Droit à la connexion pour les publics précaires : les départements impliqués


La loi met les départements dans le jeu du droit au maintien à une connexion internet (Art. 108). En cas de défaut de paiement des factures, les foyers en difficulté peuvent formuler une demande auprès du fonds de solidarité pour le logement, largement abondé par les départements, et qui assure déjà le financement du maintien des approvisionnements d'énergie. Il semble que les modalités pratiques de cette mesure, applicable dès la promulgation, seront réglées au cas pas car par conventionnement tripartite entre Etat, collectivité et opérateurs. Le gouvernement annonce que la Seine-Saint-Denis et la Haute-Saône sont déjà en pourparlers pour appliquer le dispositif.

Economie collaborative : le maire en garde-fou


Au rang des mesures visant à la facilitation des usages (titre II), les autorités locales sont également impliquées dans la régulation des plateformes de l'économie dite collaborative. L'article 51 vise clairement les services de type AirBnB, en permettant au conseil municipal d'adopter une délibération obligeant les personnes souhaitant mettre en place des locations de courte durée dans leur logement, à s'enregistrer en ligne au préalable auprès de la commune. De son côté, la plateforme en ligne doit bloquer la mise à disposition d'un logement au-delà de 120 jours par an.

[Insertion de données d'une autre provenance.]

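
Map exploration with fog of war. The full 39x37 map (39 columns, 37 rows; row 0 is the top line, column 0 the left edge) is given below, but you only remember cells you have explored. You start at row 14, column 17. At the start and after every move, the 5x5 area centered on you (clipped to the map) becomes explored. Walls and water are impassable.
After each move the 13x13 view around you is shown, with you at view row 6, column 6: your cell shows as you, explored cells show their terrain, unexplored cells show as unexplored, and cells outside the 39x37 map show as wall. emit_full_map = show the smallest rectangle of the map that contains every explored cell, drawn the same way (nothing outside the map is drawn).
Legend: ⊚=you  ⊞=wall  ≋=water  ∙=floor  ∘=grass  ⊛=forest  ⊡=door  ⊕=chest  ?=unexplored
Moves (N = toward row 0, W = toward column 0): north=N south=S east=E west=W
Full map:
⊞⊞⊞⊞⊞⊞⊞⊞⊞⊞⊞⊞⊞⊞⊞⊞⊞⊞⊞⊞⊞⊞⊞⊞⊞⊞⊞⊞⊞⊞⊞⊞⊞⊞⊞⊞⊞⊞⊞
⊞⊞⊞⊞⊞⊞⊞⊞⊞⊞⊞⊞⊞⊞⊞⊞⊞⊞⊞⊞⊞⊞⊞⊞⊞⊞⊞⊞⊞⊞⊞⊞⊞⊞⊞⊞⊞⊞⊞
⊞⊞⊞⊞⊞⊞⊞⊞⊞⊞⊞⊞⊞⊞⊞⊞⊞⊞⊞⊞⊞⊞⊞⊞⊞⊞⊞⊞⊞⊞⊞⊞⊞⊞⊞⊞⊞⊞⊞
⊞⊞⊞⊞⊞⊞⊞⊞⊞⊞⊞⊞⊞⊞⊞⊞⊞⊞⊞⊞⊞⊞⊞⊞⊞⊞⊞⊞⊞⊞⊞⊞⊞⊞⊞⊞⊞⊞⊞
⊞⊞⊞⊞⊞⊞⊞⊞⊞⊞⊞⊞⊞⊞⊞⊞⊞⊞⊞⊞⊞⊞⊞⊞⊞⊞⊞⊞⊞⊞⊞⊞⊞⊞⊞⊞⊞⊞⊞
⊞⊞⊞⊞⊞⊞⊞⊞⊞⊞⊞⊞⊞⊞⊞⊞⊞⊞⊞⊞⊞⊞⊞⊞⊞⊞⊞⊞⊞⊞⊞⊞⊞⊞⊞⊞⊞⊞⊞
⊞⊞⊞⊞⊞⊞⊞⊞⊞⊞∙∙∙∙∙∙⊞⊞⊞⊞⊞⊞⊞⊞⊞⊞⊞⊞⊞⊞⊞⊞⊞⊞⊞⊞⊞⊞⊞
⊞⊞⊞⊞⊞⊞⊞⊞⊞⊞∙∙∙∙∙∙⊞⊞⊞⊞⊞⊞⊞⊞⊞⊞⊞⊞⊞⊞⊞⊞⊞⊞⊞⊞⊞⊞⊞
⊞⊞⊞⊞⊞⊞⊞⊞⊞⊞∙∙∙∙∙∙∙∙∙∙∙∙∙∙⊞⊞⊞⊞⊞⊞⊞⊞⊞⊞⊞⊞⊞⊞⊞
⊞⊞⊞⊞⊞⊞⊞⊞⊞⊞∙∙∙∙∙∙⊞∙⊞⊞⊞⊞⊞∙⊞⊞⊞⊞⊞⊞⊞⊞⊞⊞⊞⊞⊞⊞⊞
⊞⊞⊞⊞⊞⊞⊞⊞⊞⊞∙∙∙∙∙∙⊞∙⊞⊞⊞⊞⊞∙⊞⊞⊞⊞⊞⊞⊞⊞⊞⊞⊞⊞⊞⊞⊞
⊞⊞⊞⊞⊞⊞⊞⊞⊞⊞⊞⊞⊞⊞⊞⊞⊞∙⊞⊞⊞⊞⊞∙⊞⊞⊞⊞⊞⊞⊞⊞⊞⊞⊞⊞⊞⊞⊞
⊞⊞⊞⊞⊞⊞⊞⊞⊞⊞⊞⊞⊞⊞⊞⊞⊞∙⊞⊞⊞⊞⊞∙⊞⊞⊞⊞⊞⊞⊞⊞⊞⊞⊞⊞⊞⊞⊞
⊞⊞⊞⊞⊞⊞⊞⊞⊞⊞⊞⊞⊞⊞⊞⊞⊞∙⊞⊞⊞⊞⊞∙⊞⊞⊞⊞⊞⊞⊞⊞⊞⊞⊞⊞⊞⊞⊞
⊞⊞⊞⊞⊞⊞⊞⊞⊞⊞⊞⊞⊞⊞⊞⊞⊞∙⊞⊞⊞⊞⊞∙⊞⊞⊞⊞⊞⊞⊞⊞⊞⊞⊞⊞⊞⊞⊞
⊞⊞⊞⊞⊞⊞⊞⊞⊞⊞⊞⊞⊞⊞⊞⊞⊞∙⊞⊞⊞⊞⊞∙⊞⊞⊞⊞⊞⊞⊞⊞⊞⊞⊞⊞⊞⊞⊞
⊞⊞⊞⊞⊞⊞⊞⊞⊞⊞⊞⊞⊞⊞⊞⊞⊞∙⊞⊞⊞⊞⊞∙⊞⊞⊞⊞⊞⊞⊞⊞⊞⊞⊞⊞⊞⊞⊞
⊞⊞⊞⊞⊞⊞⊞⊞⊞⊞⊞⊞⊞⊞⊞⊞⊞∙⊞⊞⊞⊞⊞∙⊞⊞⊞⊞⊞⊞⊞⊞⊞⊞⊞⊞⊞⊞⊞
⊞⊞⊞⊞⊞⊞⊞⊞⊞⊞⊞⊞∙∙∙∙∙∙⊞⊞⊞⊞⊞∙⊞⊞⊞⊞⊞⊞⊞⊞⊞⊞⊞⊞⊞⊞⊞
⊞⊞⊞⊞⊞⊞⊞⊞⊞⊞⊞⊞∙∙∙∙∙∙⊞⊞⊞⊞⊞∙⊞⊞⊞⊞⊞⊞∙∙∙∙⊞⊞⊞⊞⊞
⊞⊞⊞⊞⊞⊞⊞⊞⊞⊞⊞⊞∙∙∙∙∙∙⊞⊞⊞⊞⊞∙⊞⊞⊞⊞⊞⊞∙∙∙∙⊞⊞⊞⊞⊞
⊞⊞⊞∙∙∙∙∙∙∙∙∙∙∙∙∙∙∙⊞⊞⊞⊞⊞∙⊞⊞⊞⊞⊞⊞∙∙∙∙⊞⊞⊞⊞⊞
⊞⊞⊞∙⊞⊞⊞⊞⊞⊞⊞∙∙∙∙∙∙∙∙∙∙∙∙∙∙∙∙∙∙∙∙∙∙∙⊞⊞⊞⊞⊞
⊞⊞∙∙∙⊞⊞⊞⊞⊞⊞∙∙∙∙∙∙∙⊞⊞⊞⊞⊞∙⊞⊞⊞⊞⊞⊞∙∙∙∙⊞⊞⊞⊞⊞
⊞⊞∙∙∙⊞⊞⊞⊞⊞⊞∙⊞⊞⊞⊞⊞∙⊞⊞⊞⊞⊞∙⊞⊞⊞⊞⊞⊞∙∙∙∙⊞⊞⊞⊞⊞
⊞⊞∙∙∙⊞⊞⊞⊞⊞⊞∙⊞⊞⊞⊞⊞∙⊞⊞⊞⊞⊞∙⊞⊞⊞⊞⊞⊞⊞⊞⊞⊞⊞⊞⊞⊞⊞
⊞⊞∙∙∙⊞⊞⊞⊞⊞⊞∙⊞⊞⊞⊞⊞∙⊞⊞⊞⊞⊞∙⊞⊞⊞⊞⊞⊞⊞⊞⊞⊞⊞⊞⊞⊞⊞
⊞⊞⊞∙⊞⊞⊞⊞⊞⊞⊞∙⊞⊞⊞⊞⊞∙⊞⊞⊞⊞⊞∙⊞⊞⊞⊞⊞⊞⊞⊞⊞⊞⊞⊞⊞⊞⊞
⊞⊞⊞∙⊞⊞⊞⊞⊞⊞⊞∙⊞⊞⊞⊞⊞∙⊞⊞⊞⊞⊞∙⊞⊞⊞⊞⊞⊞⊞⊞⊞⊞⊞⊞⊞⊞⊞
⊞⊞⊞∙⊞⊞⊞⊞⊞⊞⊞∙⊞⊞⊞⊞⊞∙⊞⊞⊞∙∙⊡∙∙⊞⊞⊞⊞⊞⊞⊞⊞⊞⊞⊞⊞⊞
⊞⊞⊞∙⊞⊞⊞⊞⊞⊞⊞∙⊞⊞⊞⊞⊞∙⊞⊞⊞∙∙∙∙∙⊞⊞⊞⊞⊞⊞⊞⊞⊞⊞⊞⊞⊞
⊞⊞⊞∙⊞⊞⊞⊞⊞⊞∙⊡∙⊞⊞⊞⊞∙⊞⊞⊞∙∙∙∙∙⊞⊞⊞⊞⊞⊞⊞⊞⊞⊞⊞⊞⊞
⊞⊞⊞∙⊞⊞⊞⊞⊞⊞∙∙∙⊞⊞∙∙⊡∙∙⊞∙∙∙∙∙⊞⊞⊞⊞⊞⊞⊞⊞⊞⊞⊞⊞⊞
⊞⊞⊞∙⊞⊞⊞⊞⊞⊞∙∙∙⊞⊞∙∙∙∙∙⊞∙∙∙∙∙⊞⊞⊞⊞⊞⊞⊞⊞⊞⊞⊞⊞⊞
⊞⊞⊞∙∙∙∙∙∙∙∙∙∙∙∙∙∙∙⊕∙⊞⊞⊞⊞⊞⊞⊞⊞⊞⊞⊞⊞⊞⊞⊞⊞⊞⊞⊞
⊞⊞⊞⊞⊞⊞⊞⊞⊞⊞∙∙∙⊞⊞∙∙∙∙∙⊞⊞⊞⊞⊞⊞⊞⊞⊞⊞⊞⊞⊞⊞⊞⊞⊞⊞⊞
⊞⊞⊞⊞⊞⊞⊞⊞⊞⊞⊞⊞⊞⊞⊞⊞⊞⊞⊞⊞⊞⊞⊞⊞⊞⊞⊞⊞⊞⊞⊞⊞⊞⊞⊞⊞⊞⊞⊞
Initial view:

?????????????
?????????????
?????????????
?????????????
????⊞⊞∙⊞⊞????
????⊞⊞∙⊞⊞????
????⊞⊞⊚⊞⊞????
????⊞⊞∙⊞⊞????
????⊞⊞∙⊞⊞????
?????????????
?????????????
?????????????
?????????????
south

?????????????
?????????????
?????????????
????⊞⊞∙⊞⊞????
????⊞⊞∙⊞⊞????
????⊞⊞∙⊞⊞????
????⊞⊞⊚⊞⊞????
????⊞⊞∙⊞⊞????
????⊞⊞∙⊞⊞????
?????????????
?????????????
?????????????
?????????????

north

?????????????
?????????????
?????????????
?????????????
????⊞⊞∙⊞⊞????
????⊞⊞∙⊞⊞????
????⊞⊞⊚⊞⊞????
????⊞⊞∙⊞⊞????
????⊞⊞∙⊞⊞????
????⊞⊞∙⊞⊞????
?????????????
?????????????
?????????????

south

?????????????
?????????????
?????????????
????⊞⊞∙⊞⊞????
????⊞⊞∙⊞⊞????
????⊞⊞∙⊞⊞????
????⊞⊞⊚⊞⊞????
????⊞⊞∙⊞⊞????
????⊞⊞∙⊞⊞????
?????????????
?????????????
?????????????
?????????????

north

?????????????
?????????????
?????????????
?????????????
????⊞⊞∙⊞⊞????
????⊞⊞∙⊞⊞????
????⊞⊞⊚⊞⊞????
????⊞⊞∙⊞⊞????
????⊞⊞∙⊞⊞????
????⊞⊞∙⊞⊞????
?????????????
?????????????
?????????????


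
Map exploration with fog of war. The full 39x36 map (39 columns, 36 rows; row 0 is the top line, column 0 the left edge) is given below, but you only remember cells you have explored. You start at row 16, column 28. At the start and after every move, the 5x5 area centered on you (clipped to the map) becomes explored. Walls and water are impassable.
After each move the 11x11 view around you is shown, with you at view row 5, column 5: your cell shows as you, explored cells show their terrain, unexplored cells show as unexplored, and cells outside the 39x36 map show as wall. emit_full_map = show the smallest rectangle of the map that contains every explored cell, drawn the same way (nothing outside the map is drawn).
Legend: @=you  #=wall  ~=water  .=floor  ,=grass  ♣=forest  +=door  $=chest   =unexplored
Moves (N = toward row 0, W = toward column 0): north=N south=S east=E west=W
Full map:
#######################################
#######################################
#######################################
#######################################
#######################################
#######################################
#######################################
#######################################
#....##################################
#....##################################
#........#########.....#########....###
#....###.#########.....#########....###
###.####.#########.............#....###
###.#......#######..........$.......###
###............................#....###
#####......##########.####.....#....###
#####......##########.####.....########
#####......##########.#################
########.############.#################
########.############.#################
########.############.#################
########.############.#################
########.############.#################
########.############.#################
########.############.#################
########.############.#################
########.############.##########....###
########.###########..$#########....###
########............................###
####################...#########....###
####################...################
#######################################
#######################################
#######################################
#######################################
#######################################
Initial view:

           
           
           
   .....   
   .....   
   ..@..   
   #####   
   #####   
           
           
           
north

           
           
           
   ..$..   
   .....   
   ..@..   
   .....   
   #####   
   #####   
           
           

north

           
           
           
   .....   
   ..$..   
   ..@..   
   .....   
   .....   
   #####   
   #####   
           

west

           
           
           
   ......  
   ...$..  
   ..@...  
   #.....  
   #.....  
    #####  
    #####  
           

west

           
           
           
   ....... 
   ....$.. 
   ..@.... 
   ##..... 
   ##..... 
     ##### 
     ##### 
           

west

           
           
           
   ........
   .....$..
   ..@.....
   ###.....
   ###.....
      #####
      #####
           

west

           
           
           
   ........
   ......$.
   ..@.....
   ####....
   ####....
       ####
       ####
           

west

           
           
           
   ........
   .......$
   ..@.....
   .####...
   .####...
        ###
        ###
           

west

           
           
           
   ........
   ........
   ..@.....
   #.####..
   #.####..
         ##
         ##
           

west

           
           
           
   ........
   ........
   ..@.....
   ##.####.
   ##.####.
          #
          #
           

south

           
           
   ........
   ........
   ........
   ##@####.
   ##.####.
   ##.##  #
          #
           
           

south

           
   ........
   ........
   ........
   ##.####.
   ##@####.
   ##.##  #
   ##.##  #
           
           
           

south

   ........
   ........
   ........
   ##.####.
   ##.####.
   ##@##  #
   ##.##  #
   ##.##   
           
           
           

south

   ........
   ........
   ##.####.
   ##.####.
   ##.##  #
   ##@##  #
   ##.##   
   ##.##   
           
           
           

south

   ........
   ##.####.
   ##.####.
   ##.##  #
   ##.##  #
   ##@##   
   ##.##   
   ##.##   
           
           
           

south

   ##.####.
   ##.####.
   ##.##  #
   ##.##  #
   ##.##   
   ##@##   
   ##.##   
   ##.##   
           
           
           

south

   ##.####.
   ##.##  #
   ##.##  #
   ##.##   
   ##.##   
   ##@##   
   ##.##   
   ##.##   
           
           
           

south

   ##.##  #
   ##.##  #
   ##.##   
   ##.##   
   ##.##   
   ##@##   
   ##.##   
   ##.##   
           
           
           

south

   ##.##  #
   ##.##   
   ##.##   
   ##.##   
   ##.##   
   ##@##   
   ##.##   
   ##.##   
           
           
           

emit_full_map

............
.........$..
............
##.####.....
##.####.....
##.##  #####
##.##  #####
##.##       
##.##       
##.##       
##.##       
##@##       
##.##       
##.##       

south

   ##.##   
   ##.##   
   ##.##   
   ##.##   
   ##.##   
   ##@##   
   ##.##   
   ##.##   
           
           
           

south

   ##.##   
   ##.##   
   ##.##   
   ##.##   
   ##.##   
   ##@##   
   ##.##   
   #..$#   
           
           
           

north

   ##.##   
   ##.##   
   ##.##   
   ##.##   
   ##.##   
   ##@##   
   ##.##   
   ##.##   
   #..$#   
           
           

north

   ##.##  #
   ##.##   
   ##.##   
   ##.##   
   ##.##   
   ##@##   
   ##.##   
   ##.##   
   ##.##   
   #..$#   
           

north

   ##.##  #
   ##.##  #
   ##.##   
   ##.##   
   ##.##   
   ##@##   
   ##.##   
   ##.##   
   ##.##   
   ##.##   
   #..$#   

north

   ##.####.
   ##.##  #
   ##.##  #
   ##.##   
   ##.##   
   ##@##   
   ##.##   
   ##.##   
   ##.##   
   ##.##   
   ##.##   

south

   ##.##  #
   ##.##  #
   ##.##   
   ##.##   
   ##.##   
   ##@##   
   ##.##   
   ##.##   
   ##.##   
   ##.##   
   #..$#   

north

   ##.####.
   ##.##  #
   ##.##  #
   ##.##   
   ##.##   
   ##@##   
   ##.##   
   ##.##   
   ##.##   
   ##.##   
   ##.##   


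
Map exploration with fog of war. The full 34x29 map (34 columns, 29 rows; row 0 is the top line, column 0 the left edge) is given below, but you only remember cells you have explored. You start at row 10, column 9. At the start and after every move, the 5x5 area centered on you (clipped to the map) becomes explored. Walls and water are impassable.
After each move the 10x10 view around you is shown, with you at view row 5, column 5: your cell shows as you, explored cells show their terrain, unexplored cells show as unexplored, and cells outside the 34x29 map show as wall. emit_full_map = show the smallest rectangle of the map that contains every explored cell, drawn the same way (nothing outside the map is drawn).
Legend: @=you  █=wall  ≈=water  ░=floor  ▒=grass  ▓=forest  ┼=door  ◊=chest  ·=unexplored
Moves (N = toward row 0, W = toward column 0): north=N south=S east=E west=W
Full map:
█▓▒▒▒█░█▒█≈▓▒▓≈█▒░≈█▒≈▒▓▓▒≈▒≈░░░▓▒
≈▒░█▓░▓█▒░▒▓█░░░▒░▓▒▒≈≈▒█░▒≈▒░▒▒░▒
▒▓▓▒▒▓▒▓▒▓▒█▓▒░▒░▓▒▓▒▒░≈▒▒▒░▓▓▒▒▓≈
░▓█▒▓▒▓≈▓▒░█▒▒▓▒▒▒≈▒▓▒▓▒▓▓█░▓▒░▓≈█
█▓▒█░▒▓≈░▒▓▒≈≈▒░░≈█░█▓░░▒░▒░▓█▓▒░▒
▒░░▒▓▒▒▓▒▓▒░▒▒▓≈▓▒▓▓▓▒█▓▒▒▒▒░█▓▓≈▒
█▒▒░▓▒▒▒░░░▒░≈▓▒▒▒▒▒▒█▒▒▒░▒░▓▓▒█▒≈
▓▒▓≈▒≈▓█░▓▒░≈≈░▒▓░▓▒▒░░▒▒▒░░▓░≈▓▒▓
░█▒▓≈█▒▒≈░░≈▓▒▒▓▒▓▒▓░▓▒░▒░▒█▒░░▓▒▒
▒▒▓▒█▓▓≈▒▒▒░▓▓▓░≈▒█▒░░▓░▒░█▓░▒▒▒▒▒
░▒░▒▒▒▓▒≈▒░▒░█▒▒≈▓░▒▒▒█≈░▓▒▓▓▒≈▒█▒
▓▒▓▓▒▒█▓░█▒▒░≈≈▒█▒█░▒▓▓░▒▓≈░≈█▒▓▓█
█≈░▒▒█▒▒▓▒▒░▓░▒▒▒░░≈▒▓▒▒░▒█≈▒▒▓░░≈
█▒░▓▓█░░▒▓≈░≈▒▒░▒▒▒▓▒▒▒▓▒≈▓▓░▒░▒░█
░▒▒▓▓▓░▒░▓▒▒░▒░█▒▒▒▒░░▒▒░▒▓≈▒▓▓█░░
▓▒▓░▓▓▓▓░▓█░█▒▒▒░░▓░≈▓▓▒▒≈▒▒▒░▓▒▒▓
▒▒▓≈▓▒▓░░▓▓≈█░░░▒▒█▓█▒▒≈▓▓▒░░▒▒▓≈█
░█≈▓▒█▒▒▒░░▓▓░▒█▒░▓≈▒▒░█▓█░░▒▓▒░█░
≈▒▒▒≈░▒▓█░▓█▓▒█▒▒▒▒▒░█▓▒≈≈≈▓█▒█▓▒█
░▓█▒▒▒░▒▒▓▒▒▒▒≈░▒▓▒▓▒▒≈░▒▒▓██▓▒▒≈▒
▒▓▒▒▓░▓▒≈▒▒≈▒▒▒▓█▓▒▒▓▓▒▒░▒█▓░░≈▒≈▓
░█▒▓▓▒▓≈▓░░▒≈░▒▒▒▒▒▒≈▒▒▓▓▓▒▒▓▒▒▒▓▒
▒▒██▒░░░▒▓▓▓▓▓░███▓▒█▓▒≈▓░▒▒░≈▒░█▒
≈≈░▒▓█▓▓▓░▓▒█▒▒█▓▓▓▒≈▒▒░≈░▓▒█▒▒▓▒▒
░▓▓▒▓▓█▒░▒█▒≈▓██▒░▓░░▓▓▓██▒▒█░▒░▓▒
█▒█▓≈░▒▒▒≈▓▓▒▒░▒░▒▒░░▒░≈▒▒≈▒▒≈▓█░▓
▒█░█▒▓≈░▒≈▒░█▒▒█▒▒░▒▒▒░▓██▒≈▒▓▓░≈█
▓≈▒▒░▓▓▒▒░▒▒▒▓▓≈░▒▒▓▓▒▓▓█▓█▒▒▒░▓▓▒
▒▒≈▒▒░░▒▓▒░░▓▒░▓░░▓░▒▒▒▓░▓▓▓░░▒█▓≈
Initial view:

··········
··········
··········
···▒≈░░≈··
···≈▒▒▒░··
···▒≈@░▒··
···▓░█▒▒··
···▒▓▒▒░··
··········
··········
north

··········
··········
··········
···█░▓▒░··
···▒≈░░≈··
···≈▒@▒░··
···▒≈▒░▒··
···▓░█▒▒··
···▒▓▒▒░··
··········

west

··········
··········
··········
···▓█░▓▒░·
···▒▒≈░░≈·
···▓≈@▒▒░·
···▓▒≈▒░▒·
···█▓░█▒▒·
····▒▓▒▒░·
··········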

Accessibilité du web : les efforts concernent l'échelon local


La loi pour une République numérique s'attachait également à remettre à l'honneur les problématiques d'accessibilité de l'internet. Si l'Etat et les collectivités sont depuis longtemps tenus d'améliorer l'accès de leurs services en ligne aux publics handicapés, ces mesures restent largement ignorées. Le texte insiste donc de nouveau sur ces impératifs. L'article 106 détaille que l'Etat, les collectivités locales et les délégataires de service public doivent mettre en conformité leurs portails numériques, dans un délai de trois ans maximum. Cependant, ici encore, les modalités pratiques seront fixées par décret.